Cursillo para tirarse una revocatoria

CUANDO LOS CONSTITUYENTES del 91 decidieron establecer que la soberanía residía en el pueblo, introdujeron también una serie de normas que le daban contenido.

Entre otras cuestiones, se buscó que el ciudadano participara activamente en la gestión de los asuntos públicos y su participación no se redujera al simple ejercicio de elección de sus representantes.

Los mecanismos de participación son muestra de ello y entre los mismos se destaca el derecho de revocar a los alcaldes y gobernadores que incumplen sus programas de gobierno. El voto programático y la revocatoria del mandato son pues expresión de la democracia participativa y de la voluntad de no desvincular a los elegidos de sus electores una vez concluya el proceso electoral. Con ocasión de este mandato constitucional, se expidieron las leyes 131 y 134 de 1994, en donde se estableció que para revocar a alcaldes y gobernadores era necesario que la votación general de la revocatoria alcanzara al menos el 60% de los votos sufragados en el día de la elección. Luego de 20 años en que ningún proceso de revocatoria tuvo éxito, se redujo al 55% por medio de la ley 741 de 2002 y en 2012 al 40% en proyecto de ley estatutaria que aún no ha sido sancionado por no haber culminado su trámite de control previo de constitucionalidad.

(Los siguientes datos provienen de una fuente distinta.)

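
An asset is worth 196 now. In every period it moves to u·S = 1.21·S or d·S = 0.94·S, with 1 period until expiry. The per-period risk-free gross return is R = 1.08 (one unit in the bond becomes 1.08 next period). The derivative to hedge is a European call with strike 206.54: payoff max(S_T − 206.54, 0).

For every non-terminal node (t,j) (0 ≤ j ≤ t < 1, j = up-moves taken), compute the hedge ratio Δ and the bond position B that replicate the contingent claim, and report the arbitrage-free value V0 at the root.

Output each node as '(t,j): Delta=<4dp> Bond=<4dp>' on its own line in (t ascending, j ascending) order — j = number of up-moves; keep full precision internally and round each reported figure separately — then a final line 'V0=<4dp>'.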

Aun así, resulta poco probable que la revocatoria del mandato tenga éxito en Colombia en el futuro. La fuerza ejecutiva de las normas constitucionales ha probado ser más débil que la eficacia de las artimañas políticas, institucionales y judiciales. Ya lo vimos en el caso Petro, quien podía gobernar Bogotá con ocasión de unas medidas cautelares, pero de acuerdo con la Registraduría no estaba ejerciendo el cargo y por tanto no podía ser convocada su revocatoria. Tutelatones, balconazos, filtraciones de firmantes, carencia de presupuesto, recursos de nulidad, de apelación y de revisión, por solo mencionar algunos ejemplos, hicieron inexistente el derecho de 300 mil ciudadanos a hacer control político a su gobernante. Los que quieran hacer el cursillo básico de cómo tirarse una revocatoria y burlarse de los ciudadanos, pueden incluso consultar una página de la Registraduría en donde está todo el registro y contenido de los pasos adecuados para hacerlo (http://goo.gl/r6ESsY).

Paradójicamente, además, quien debe guardar la integridad de la Constitución, ha dado la estocada final a la revocatoria del mandato. La Corte Constitucional ha interpretado y decidido en su revisión de la ley estatutaria que no se puede revocar mandatario alguno en su último año de gobierno y la ley establecía de antemano que ello tampoco procedía en el primero. Así las cosas, la marrulla jurídica alrededor de la revocatoria ha ganado un nuevo round. Solo hay que recordar que desde el momento de la radicación del comité promotor para revocar a Petro (2 de enero de 2013) hasta la fecha propuesta para la realización de la revocatoria (6 de abril de 2014) pasaron 15 meses.

Así las cosas, sería mejor de una vez por todas derogar expresamente la ineficaz revocatoria del mandato antes que seguir ufanándonos de la existencia de una norma que no se cumple y de unos derechos que no se pueden ejercer.